À Strasbourg, le texte a été approuvé par une large majorité d'eurodéputés : 463 voix pour, 107 contre et 105 abstentions, dont celle de François-Xavier Bellamy. Le texte vise des localités bien précises en Pologne. Comme le rappelle le communiqué de l'Intergroupe LGBTI, rassemblement transpartisan de députés engagés pour le droits LGBT+, depuis le début de l'année, plus de 80 régions comtés et municipalités ont adopté des résolutions se déclarant libres de toute "idéologie LGBT" ou bien des "chartes régionales de droits de la famille", discriminatoires envers les parents seuls et les familles homoparentales. Des services privés peuvent par exemple être refusés à des personnes LGBT+ pour des motifs religieux. Des commerces ont ainsi affiché sur leur façade des autocollants représentant un drapeau arc-en-ciel barré d'une croix noire et indiquant "Strefa wolna od LGBT" ("zone sans LGBT").

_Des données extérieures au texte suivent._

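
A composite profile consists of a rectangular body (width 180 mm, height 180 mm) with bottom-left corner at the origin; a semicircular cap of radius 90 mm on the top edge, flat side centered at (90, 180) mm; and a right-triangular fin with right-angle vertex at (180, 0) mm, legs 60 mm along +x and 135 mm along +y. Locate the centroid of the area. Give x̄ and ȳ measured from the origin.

Part | A | x̄ᵢ | ȳᵢ | A·x̄ᵢ | A·ȳᵢ
rectangular body | 32400.00 | 90.00 | 90.00 | 2916000.00 | 2916000.00
semicircular top | 12723.45 | 90.00 | 218.20 | 1145110.52 | 2776221.04
triangular fin | 4050.00 | 200.00 | 45.00 | 810000.00 | 182250.00
Σ | 49173.45 |  |  | 4871110.52 | 5874471.04
x̄ = 4871110.52 / 49173.45 = 99.06 mm
ȳ = 5874471.04 / 49173.45 = 119.46 mm

x̄ = 99.06 mm, ȳ = 119.46 mm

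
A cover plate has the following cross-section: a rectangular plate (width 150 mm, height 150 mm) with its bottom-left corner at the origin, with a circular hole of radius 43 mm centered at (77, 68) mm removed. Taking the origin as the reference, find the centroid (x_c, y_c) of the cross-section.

x_c = 74.30 mm, y_c = 77.44 mm

Part | A | x̄ᵢ | ȳᵢ | A·x̄ᵢ | A·ȳᵢ
plate | 22500.00 | 75.00 | 75.00 | 1687500.00 | 1687500.00
hole | -5808.80 | 77.00 | 68.00 | -447277.97 | -394998.73
Σ | 16691.20 |  |  | 1240222.03 | 1292501.27
x_c = 1240222.03 / 16691.20 = 74.30 mm
y_c = 1292501.27 / 16691.20 = 77.44 mm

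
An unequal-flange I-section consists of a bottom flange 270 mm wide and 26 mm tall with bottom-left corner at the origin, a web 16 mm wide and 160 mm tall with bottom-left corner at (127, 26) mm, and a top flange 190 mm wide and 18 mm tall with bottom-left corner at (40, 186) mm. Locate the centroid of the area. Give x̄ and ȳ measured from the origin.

bottom flange: A = 270 × 26 = 7020.00, centroid at (135.00, 13.00).
web: A = 16 × 160 = 2560.00, centroid at (135.00, 106.00).
top flange: A = 190 × 18 = 3420.00, centroid at (135.00, 195.00).
ΣA = 13000.00 mm², ΣAx̄ = 1755000.00 mm³, ΣAȳ = 1029520.00 mm³.
x̄ = 1755000.00/13000.00 = 135.00 mm; ȳ = 1029520.00/13000.00 = 79.19 mm.

x̄ = 135.00 mm, ȳ = 79.19 mm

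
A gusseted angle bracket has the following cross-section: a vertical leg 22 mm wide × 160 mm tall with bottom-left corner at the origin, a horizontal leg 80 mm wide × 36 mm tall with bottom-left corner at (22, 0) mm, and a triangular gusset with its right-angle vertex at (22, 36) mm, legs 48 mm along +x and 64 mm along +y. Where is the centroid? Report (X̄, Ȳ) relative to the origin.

vertical leg: A = 22 × 160 = 3520.00, centroid at (11.00, 80.00).
horizontal leg: A = 80 × 36 = 2880.00, centroid at (62.00, 18.00).
gusset: A = ½·48·64 = 1536.00, centroid at (38.00, 57.33).
ΣA = 7936.00 mm², ΣAX̄ = 275648.00 mm³, ΣAȲ = 421504.00 mm³.
X̄ = 275648.00/7936.00 = 34.73 mm; Ȳ = 421504.00/7936.00 = 53.11 mm.

X̄ = 34.73 mm, Ȳ = 53.11 mm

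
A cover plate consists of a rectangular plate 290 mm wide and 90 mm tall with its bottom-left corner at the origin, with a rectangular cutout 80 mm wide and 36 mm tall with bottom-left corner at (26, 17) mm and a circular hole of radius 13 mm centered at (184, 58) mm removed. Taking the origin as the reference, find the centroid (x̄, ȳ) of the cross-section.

Part | A | x̄ᵢ | ȳᵢ | A·x̄ᵢ | A·ȳᵢ
plate | 26100.00 | 145.00 | 45.00 | 3784500.00 | 1174500.00
hole 1 | -2880.00 | 66.00 | 35.00 | -190080.00 | -100800.00
hole 2 | -530.93 | 184.00 | 58.00 | -97690.97 | -30793.89
Σ | 22689.07 |  |  | 3496729.03 | 1042906.11
x̄ = 3496729.03 / 22689.07 = 154.12 mm
ȳ = 1042906.11 / 22689.07 = 45.97 mm

x̄ = 154.12 mm, ȳ = 45.97 mm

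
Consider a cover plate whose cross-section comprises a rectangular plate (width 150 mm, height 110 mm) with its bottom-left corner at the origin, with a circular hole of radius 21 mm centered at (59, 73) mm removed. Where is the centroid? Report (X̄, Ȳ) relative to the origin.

X̄ = 76.47 mm, Ȳ = 53.35 mm

plate: A = 150 × 110 = 16500.00, centroid at (75.00, 55.00).
hole: A = −π·21² = -1385.44, centroid at (59.00, 73.00).
ΣA = 15114.56 mm²
ΣAX̄ = (16500.00)(75.00) + (-1385.44)(59.00) = 1155758.90 mm³
ΣAȲ = (16500.00)(55.00) + (-1385.44)(73.00) = 806362.71 mm³
X̄ = 1155758.90 / 15114.56 = 76.47 mm
Ȳ = 806362.71 / 15114.56 = 53.35 mm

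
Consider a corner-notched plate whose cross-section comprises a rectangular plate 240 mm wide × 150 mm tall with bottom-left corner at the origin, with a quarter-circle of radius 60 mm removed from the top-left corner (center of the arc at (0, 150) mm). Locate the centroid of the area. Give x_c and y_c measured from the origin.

x_c = 128.06 mm, y_c = 70.78 mm

Part | A | x̄ᵢ | ȳᵢ | A·x̄ᵢ | A·ȳᵢ
plate | 36000.00 | 120.00 | 75.00 | 4320000.00 | 2700000.00
removed quarter-circle | -2827.43 | 25.46 | 124.54 | -72000.00 | -352115.01
Σ | 33172.57 |  |  | 4248000.00 | 2347884.99
x_c = 4248000.00 / 33172.57 = 128.06 mm
y_c = 2347884.99 / 33172.57 = 70.78 mm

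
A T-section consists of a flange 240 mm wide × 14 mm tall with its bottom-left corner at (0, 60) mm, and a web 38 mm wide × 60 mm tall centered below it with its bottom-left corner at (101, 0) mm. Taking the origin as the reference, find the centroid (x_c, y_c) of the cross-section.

web: A = 38 × 60 = 2280.00, centroid at (120.00, 30.00).
flange: A = 240 × 14 = 3360.00, centroid at (120.00, 67.00).
ΣA = 5640.00 mm²
ΣAx_c = (2280.00)(120.00) + (3360.00)(120.00) = 676800.00 mm³
ΣAy_c = (2280.00)(30.00) + (3360.00)(67.00) = 293520.00 mm³
x_c = 676800.00 / 5640.00 = 120.00 mm
y_c = 293520.00 / 5640.00 = 52.04 mm

x_c = 120.00 mm, y_c = 52.04 mm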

Les mesures visées n'ont certes pas de valeur juridique contraignante. Cependant, rappelle la résolution du Parlement européen, elles incitent les élus locaux "à s'abstenir de toute action visant à encourager la tolérance à l'égard des personnes LGBTI et à ne pas fournir d'aide financière aux ONG qui œuvrent en faveur de l'égalité des droits". Les eurodéputés à l'initiative du texte, membres des groupes social-démocrate, conservateur, libéral, écologiste et de gauche radicale, demandent notamment à la Commission européenne de contrôler avec plus de rigueur la destination des fonds émanant de l'Union, pour s'assurer qu'ils ne servent pas à financer de tels dispositifs.
.@TerryReintke holds the map of "LGBTI-free zones" spreading in Poland.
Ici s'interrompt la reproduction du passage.